30 agosto 2011

O patriarca da soja

Caio Cigana, Zero Hora
Em nenhum outro município gaúcho se produz mais soja do que Tupanciretã – a 275 quilômetros de Porto Alegre – terra onde o pioneirismo atende pelo nome de Ataliba Arcângelo Soldera. Turrão com os filhos e doce com os netos, o gringão irrequieto com oito décadas de vida por comemorar na antevéspera de Natal completou em 2011 meio século da sua primeira colheita do grão que move o agronegócio gaúcho e dita o humor da venda de máquinas na Expointer.
Nascido em uma família de pequenos agricultores que sobrevivia plantando feijão e fumo em terrenos acidentados de Faxinal do Soturno, zona de colonização italiana no centro do Estado, Ataliba é hoje o patriarca de um dos maiores grupos produtores de soja do Rio Grande do Sul. São 7 mil hectares, área imensa para os padrões gaúchos, cultivados com a ajuda de uma frota de 19 tratores, sete colheitadeiras, outros sete caminhões e 45 pessoas diretamente empregadas.
O caminho até erguer este considerável império agrícola, no entanto, foi palmilhado por frustrações, trabalho braçal e perseverança para superar cada revés. Com a família determinada a procurar mais terra para melhorar de vida, no dia 24 de agosto de 1954, quando o Brasil amanhecia chocado pelo suicídio do presidente Getúlio Vargas, Ataliba, o pai e o tio pegavam um trem em Santa Maria rumo ao Paraná. Lá, encontraram um solo fecundo, mas muito mato por derrubar.
Se fosse para abrir campo para a lavoura de trigo, por que não ali mesmo em campos de pecuária perto de Faxinal, sugeriu Ataliba. Tentaram em São Sepé, mas duas safras malogradas forçaram a família a buscar a sorte em outro lugar. Sem ir longe, em 1959 encontraram em Tupanciretã o local ideal para fincar raízes. No ano seguinte, trouxeram de Santa Rosa as primeiras sementes de soja, uma planta que até então não tinham familiaridade.
– Fomos um dos primeiros a plantar soja em Tupã. Quando chegamos havia duas famílias que já cultivavam, mas uma parou e outra foi embora. Quem bateu o pé, ficou e trouxe o plantio de soja para o município foi o meu pai, meu tio e eu – lembra Ataliba.
Além do conhecimento escasso sobre a soja e o seu cultivo, Ataliba ainda precisava vencer a dificuldade de deslocamento quando precisava ir para a cidade ou retornar à propriedade.

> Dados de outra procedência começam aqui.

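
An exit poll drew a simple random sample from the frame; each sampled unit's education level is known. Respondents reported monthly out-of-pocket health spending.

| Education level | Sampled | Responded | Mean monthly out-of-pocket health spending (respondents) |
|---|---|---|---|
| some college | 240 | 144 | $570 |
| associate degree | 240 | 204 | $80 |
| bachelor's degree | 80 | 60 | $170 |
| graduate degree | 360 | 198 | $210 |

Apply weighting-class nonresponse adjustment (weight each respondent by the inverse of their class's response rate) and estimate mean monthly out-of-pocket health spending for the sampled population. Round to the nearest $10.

$270

Response rates by class: some college 144/240 = 60%, associate degree 204/240 = 85%, bachelor's degree 60/80 = 75%, graduate degree 198/360 = 55%.
Weighting each respondent by the inverse class response rate inflates each class back to its sampled size, so the class weight is n_sampled:
  some college: 240 × 570 = 136,800
  associate degree: 240 × 80 = 19,200
  bachelor's degree: 80 × 170 = 13,600
  graduate degree: 360 × 210 = 75,600
Adjusted estimate = 245,200 / 920 = 266.522 → $270.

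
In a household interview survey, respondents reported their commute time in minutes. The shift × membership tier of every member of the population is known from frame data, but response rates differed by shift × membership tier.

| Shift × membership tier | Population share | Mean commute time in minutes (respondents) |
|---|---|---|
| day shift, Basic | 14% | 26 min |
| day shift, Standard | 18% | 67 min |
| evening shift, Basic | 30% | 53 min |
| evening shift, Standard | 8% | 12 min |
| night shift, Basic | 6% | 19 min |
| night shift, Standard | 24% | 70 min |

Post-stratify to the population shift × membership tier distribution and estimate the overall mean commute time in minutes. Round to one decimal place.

Each cell contributes population-share × respondent value:
  day shift, Basic: 0.14 × 26 = 3.64
  day shift, Standard: 0.18 × 67 = 12.06
  evening shift, Basic: 0.3 × 53 = 15.9
  evening shift, Standard: 0.08 × 12 = 0.96
  night shift, Basic: 0.06 × 19 = 1.14
  night shift, Standard: 0.24 × 70 = 16.8
Post-stratified estimate = 50.5 → 50.5.

50.5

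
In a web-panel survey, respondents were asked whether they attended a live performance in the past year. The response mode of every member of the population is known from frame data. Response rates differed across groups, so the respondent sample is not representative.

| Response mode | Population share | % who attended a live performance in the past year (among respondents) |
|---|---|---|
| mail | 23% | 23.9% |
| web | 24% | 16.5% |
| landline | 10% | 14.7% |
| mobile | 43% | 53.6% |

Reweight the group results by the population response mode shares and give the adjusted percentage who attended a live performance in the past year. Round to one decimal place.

34.0%

Each cell contributes population-share × respondent value:
  mail: 0.23 × 23.9 = 5.497
  web: 0.24 × 16.5 = 3.96
  landline: 0.1 × 14.7 = 1.47
  mobile: 0.43 × 53.6 = 23.048
Post-stratified estimate = 33.975 → 34.0%.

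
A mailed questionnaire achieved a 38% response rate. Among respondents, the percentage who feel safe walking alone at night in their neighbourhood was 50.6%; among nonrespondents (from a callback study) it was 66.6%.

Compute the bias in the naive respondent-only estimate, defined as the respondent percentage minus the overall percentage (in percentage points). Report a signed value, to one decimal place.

Nonresponse fraction = 1 − 0.38 = 0.62.
Bias = (nonresponse fraction) × (respondent percentage − nonrespondent percentage)
     = 0.62 × (50.6 − 66.6) = 0.62 × -16 = -9.92.

-9.9 percentage points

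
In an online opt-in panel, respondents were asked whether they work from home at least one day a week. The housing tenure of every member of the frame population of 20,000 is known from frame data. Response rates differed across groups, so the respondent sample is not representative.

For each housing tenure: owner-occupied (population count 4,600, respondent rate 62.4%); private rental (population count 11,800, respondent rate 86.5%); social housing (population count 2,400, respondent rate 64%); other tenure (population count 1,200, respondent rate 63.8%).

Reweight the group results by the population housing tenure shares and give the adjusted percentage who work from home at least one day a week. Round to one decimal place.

76.9%

Weight each group's respondent value by its population share:
  owner-occupied: (4,600/20,000) × 62.4 = 14.352
  private rental: (11,800/20,000) × 86.5 = 51.035
  social housing: (2,400/20,000) × 64 = 7.68
  other tenure: (1,200/20,000) × 63.8 = 3.828
Post-stratified estimate = 76.895 → 76.9%.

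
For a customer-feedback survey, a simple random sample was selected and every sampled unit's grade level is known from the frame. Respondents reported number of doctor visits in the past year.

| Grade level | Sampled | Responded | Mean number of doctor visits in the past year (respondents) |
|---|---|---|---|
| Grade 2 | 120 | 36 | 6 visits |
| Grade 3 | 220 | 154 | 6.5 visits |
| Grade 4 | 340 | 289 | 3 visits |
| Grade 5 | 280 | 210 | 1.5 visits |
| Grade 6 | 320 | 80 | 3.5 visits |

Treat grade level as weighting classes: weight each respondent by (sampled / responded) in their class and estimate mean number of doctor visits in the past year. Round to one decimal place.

3.7

Response rates by class: Grade 2 36/120 = 30%, Grade 3 154/220 = 70%, Grade 4 289/340 = 85%, Grade 5 210/280 = 75%, Grade 6 80/320 = 25%.
Each respondent's weight = sampled/responded in their class; summing within a class gives n_sampled, so:
  Grade 2: 120 × 6 = 720
  Grade 3: 220 × 6.5 = 1430
  Grade 4: 340 × 3 = 1020
  Grade 5: 280 × 1.5 = 420
  Grade 6: 320 × 3.5 = 1120
Adjusted estimate = 4710 / 1,280 = 3.67969 → 3.7.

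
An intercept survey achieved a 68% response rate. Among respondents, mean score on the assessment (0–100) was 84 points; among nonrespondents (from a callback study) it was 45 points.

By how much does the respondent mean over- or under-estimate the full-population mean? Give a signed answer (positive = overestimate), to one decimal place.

Nonresponse fraction = 1 − 0.68 = 0.32.
Bias = (nonresponse fraction) × (respondent mean − nonrespondent mean)
     = 0.32 × (84 − 45) = 0.32 × 39 = 12.48.

+12.5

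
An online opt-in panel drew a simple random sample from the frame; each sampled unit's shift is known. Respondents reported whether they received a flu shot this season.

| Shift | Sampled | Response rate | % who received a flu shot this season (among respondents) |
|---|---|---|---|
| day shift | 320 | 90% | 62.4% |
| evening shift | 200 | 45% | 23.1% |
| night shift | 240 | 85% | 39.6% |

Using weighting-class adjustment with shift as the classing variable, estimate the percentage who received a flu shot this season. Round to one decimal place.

44.9%

Each respondent's weight = sampled/responded in their class; summing within a class gives n_sampled, so:
  day shift: 320 × 62.4 = 19,968
  evening shift: 200 × 23.1 = 4620
  night shift: 240 × 39.6 = 9504
Adjusted estimate = 34,092 / 760 = 44.8579 → 44.9%.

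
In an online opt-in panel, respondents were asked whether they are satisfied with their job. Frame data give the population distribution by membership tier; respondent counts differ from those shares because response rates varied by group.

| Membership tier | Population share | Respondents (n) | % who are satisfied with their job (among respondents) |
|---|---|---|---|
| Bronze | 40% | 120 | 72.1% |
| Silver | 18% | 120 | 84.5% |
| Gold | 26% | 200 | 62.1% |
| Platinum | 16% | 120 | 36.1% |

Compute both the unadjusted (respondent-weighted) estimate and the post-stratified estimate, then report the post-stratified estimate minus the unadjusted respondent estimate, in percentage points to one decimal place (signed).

Without adjustment, the pooled respondent share is:
  (120/560)×72.1 + (120/560)×84.5 + (200/560)×62.1 + (120/560)×36.1 = 63.4714%
Reweighting by population membership tier shares:
  0.4×72.1 + 0.18×84.5 + 0.26×62.1 + 0.16×36.1 = 65.972%
Difference = 65.972 − 63.4714 = 2.5006 pp.

+2.5 percentage points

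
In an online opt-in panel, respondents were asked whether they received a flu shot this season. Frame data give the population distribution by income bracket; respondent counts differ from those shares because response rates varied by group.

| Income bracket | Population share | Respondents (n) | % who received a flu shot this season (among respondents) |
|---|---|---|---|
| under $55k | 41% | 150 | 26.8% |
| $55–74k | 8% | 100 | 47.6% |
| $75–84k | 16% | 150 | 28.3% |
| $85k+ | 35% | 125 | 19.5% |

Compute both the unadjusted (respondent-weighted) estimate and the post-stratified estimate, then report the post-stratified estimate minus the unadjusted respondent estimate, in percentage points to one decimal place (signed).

-3.3 percentage points

Naive respondent-only estimate (weights = respondent counts):
  (150/525)×26.8 + (100/525)×47.6 + (150/525)×28.3 + (125/525)×19.5 = 29.4524%
Post-stratifying to population shares instead:
  0.41×26.8 + 0.08×47.6 + 0.16×28.3 + 0.35×19.5 = 26.149%
Difference = 26.149 − 29.4524 = -3.3034 pp.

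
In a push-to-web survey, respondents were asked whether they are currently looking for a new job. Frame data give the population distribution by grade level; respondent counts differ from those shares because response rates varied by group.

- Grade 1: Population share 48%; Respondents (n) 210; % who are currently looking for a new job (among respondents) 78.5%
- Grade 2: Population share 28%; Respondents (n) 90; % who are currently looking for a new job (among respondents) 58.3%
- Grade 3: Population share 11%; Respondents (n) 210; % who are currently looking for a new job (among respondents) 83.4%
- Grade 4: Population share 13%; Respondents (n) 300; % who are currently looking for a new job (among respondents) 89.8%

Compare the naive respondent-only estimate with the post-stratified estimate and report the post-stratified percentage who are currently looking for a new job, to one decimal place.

74.9%

Unadjusted (pooled respondent) estimate weights by respondent counts:
  (210/810)×78.5 + (90/810)×58.3 + (210/810)×83.4 + (300/810)×89.8 = 81.7111%
Post-stratified estimate weights by population shares:
  0.48×78.5 + 0.28×58.3 + 0.11×83.4 + 0.13×89.8 = 74.852%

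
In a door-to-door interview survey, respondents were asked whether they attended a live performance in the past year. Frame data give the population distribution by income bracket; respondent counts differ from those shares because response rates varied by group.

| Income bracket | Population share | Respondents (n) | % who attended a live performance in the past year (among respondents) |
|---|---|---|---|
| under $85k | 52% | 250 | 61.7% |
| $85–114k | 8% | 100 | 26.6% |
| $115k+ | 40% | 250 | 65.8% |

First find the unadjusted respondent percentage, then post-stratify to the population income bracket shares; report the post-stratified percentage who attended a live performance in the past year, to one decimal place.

60.5%

Without adjustment, the pooled respondent share is:
  (250/600)×61.7 + (100/600)×26.6 + (250/600)×65.8 = 57.5583%
Reweighting by population income bracket shares:
  0.52×61.7 + 0.08×26.6 + 0.4×65.8 = 60.532%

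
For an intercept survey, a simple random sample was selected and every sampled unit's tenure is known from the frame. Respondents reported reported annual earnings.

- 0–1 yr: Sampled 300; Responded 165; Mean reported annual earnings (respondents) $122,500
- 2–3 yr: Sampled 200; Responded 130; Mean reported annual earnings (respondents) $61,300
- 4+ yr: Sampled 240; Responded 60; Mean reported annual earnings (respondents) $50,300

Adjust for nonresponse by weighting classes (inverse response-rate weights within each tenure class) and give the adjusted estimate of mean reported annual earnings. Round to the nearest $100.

$82,500

Class response rates: 0–1 yr 165/300 = 55%, 2–3 yr 130/200 = 65%, 4+ yr 60/240 = 25%.
Each respondent's weight = sampled/responded in their class; summing within a class gives n_sampled, so:
  0–1 yr: 300 × 122,500 = 36,750,000
  2–3 yr: 200 × 61,300 = 12,260,000
  4+ yr: 240 × 50,300 = 12,072,000
Adjusted estimate = 61,082,000 / 740 = 82543.2 → $82,500.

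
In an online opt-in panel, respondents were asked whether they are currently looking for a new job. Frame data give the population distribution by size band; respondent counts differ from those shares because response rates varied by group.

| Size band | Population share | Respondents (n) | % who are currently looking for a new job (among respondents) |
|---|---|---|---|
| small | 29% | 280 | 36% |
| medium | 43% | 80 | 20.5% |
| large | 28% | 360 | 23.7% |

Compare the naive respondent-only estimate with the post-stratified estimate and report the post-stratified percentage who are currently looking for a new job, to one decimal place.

Unadjusted (pooled respondent) estimate weights by respondent counts:
  (280/720)×36 + (80/720)×20.5 + (360/720)×23.7 = 28.1278%
Post-stratified estimate weights by population shares:
  0.29×36 + 0.43×20.5 + 0.28×23.7 = 25.891%

25.9%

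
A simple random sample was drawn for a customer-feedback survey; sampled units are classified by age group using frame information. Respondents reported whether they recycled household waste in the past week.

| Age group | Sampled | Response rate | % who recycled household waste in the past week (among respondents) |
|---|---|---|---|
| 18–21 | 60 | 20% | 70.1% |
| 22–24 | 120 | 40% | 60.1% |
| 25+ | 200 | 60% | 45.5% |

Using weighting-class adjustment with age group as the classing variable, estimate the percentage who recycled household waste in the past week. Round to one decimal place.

Inverse-response-rate weighting restores each class to its sampled count, so class totals weight by n_sampled:
  18–21: 60 × 70.1 = 4206
  22–24: 120 × 60.1 = 7212
  25+: 200 × 45.5 = 9100
Adjusted estimate = 20,518 / 380 = 53.9947 → 54.0%.

54.0%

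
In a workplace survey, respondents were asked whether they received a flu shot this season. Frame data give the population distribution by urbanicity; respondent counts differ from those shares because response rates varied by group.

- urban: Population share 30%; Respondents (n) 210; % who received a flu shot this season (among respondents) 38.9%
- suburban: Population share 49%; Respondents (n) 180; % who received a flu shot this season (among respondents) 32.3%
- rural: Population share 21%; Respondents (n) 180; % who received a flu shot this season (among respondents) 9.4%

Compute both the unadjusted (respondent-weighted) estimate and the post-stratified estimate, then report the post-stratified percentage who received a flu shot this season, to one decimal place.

Naive respondent-only estimate (weights = respondent counts):
  (210/570)×38.9 + (180/570)×32.3 + (180/570)×9.4 = 27.5%
Reweighting by population urbanicity shares:
  0.3×38.9 + 0.49×32.3 + 0.21×9.4 = 29.471%

29.5%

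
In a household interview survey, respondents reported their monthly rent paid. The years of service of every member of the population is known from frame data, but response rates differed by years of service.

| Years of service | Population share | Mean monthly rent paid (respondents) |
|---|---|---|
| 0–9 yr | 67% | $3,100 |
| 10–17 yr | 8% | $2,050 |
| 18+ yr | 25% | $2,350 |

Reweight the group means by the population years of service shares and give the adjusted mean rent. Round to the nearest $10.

$2,830

Post-stratification weights by population share, not respondent share:
  0–9 yr: 0.67 × 3100 = 2077
  10–17 yr: 0.08 × 2050 = 164
  18+ yr: 0.25 × 2350 = 587.5
Post-stratified estimate = 2828.5 → $2,830.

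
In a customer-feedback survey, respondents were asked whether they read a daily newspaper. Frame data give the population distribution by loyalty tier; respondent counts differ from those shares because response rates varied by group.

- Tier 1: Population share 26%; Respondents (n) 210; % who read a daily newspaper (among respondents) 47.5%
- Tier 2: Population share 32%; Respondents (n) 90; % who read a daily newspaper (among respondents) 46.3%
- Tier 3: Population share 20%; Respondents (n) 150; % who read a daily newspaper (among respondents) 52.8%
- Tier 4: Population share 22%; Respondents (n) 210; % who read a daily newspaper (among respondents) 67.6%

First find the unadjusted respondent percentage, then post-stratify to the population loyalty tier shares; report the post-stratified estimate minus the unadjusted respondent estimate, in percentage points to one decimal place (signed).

-2.3 percentage points

Naive respondent-only estimate (weights = respondent counts):
  (210/660)×47.5 + (90/660)×46.3 + (150/660)×52.8 + (210/660)×67.6 = 54.9364%
Post-stratifying to population shares instead:
  0.26×47.5 + 0.32×46.3 + 0.2×52.8 + 0.22×67.6 = 52.598%
Difference = 52.598 − 54.9364 = -2.3384 pp.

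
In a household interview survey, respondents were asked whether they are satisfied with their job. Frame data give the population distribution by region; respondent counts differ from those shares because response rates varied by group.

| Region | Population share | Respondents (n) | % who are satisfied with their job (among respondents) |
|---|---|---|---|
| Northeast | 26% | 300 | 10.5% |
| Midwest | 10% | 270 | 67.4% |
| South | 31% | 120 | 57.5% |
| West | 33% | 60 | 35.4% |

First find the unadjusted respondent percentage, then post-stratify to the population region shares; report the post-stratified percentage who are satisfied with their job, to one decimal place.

Without adjustment, the pooled respondent share is:
  (300/750)×10.5 + (270/750)×67.4 + (120/750)×57.5 + (60/750)×35.4 = 40.496%
Post-stratified estimate weights by population shares:
  0.26×10.5 + 0.1×67.4 + 0.31×57.5 + 0.33×35.4 = 38.977%

39.0%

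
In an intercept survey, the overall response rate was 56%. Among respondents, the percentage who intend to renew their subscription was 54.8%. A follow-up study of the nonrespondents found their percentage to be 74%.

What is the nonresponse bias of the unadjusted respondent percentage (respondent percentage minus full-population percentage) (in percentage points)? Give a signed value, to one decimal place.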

– Caminhava 20 quilômetros até um vizinho e pegava carona em um caminhão Alfa Romeu. Isso foi feito por pelo menos oito anos – relembra o produtor.
Radicado em Tupã, Ataliba foi ainda um dos líderes do movimento que levou à fundação da Cooperativa Agrícola Tupanciretã (Agropan), uma urgência pelo aumento da produção de grãos na região:
– Sou o sócio fundador número 5. Queriam que eu fosse o presidente, mas não tinha muito estudo.
Aos poucos, a família expandiu a lavoura e comprou mais terras no Estado. Atualmente, o cultivo é feito em Tupanciretã, Joia e São Miguel das Missões. E mesmo com os negócios agora administrados por filhos e netos, não abre mão de ir pelo menos três vezes por semana para fora.
– Vou lá, dou alguma ideia, gosto de estar junto. Não consigo ficar em casa. Não paro – diz.
Ataliba progrediu mais do que imaginava quando a família decidiu dar uma guinada no destino, mas ainda é um homem que cultiva hábitos simples do tempo em que “plantava de espingarda e colhia de laço” nos terrenos íngremes de Faxinal. Não dispensa um cálice de vinho todas as noites e aos domingos ao meio-dia quando está frio e, em mais uma lição de simplicidade, segue fiel ao tinto colonial em garrafão, bebido em qualquer copo.
– Para mim, o exemplo do vô é o amor à vida, à família e ao trabalho – resume o neto Vagner Soldera, 33 anos, agrônomo e um dos responsáveis pela parte administrativa do grupo.